Plant-Based Fatty Acid Consumption May Decrease Mortality Risk

Plant-Based Fatty Acid Consumption May Decrease Mortality Risk

Plant-based fatty acid consumption may decrease mortality risk. The human body needs Alpha-linolenic acid (ALA) which is an omega-3 fatty acid.

The human body needs a variety of nutrients, including those that come from fat. Out body does not make it, we have to acquire it from the diet such as plant-based sources.

Recent research shows that dietary intake of ALA may lower death risk.

Fat is an important macronutrient that the body needs to function. The omega-3 fatty acid is one of the types of fats. Alpha-linolenic acid (ALA) is the primary omega-3 fatty acid that comes from plant sources. The human body uses omega-3 fatty acids as an energy source as well as maintaining its cells’ structure.

Recent research appears in the BMJ. The study findings discovered that diets with higher levels of ALA had correlations with lower death risk.

The American Heart Association states that omega-3 fatty acids come from polyunsaturated fat sources, including plant-based oils, nuts, and seeds. Sources can include, soybeans, canola oil, walnuts, and flaxseed.

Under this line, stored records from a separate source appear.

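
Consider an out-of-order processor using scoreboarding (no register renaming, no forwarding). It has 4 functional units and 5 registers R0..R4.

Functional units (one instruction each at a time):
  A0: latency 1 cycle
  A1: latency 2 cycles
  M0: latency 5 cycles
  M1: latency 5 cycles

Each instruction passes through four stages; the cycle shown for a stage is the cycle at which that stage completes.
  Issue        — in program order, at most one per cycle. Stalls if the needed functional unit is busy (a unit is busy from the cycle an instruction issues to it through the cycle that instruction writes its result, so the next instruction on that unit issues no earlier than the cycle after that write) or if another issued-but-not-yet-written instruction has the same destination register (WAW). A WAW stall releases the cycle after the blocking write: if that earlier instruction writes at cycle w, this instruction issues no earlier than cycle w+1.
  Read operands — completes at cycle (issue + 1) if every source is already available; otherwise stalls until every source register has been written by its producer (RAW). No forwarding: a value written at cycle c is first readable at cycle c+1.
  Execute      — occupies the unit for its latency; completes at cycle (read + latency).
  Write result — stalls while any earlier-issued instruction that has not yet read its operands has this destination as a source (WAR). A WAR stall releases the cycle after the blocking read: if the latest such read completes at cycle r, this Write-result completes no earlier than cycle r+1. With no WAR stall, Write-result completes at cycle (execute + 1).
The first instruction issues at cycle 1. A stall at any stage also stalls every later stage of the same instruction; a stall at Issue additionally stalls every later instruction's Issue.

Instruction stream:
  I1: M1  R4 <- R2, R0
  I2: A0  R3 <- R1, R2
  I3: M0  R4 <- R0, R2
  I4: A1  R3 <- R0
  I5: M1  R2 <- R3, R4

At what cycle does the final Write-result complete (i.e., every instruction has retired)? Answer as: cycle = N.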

“Alpha-linolenic acid (ALA) is an essential plant-based essential omega-3 polyunsaturated fatty acid that must be obtained through the diet, as we cannot synthesize it in our bodies. Good sources of ALA are several seeds, seed oils, and nuts. For example, flaxseeds (linseeds) and their oil typically contain 45–55% of fatty acids as α-linolenic acid, while soybean and rapeseed oil and walnuts contain 5–10% of fatty acids as ALA. Corn oil and sunflower oil are poor sources of ALA,” Nutrition expert, dietitian, and researcher, Dr. Anastasia Kalea said.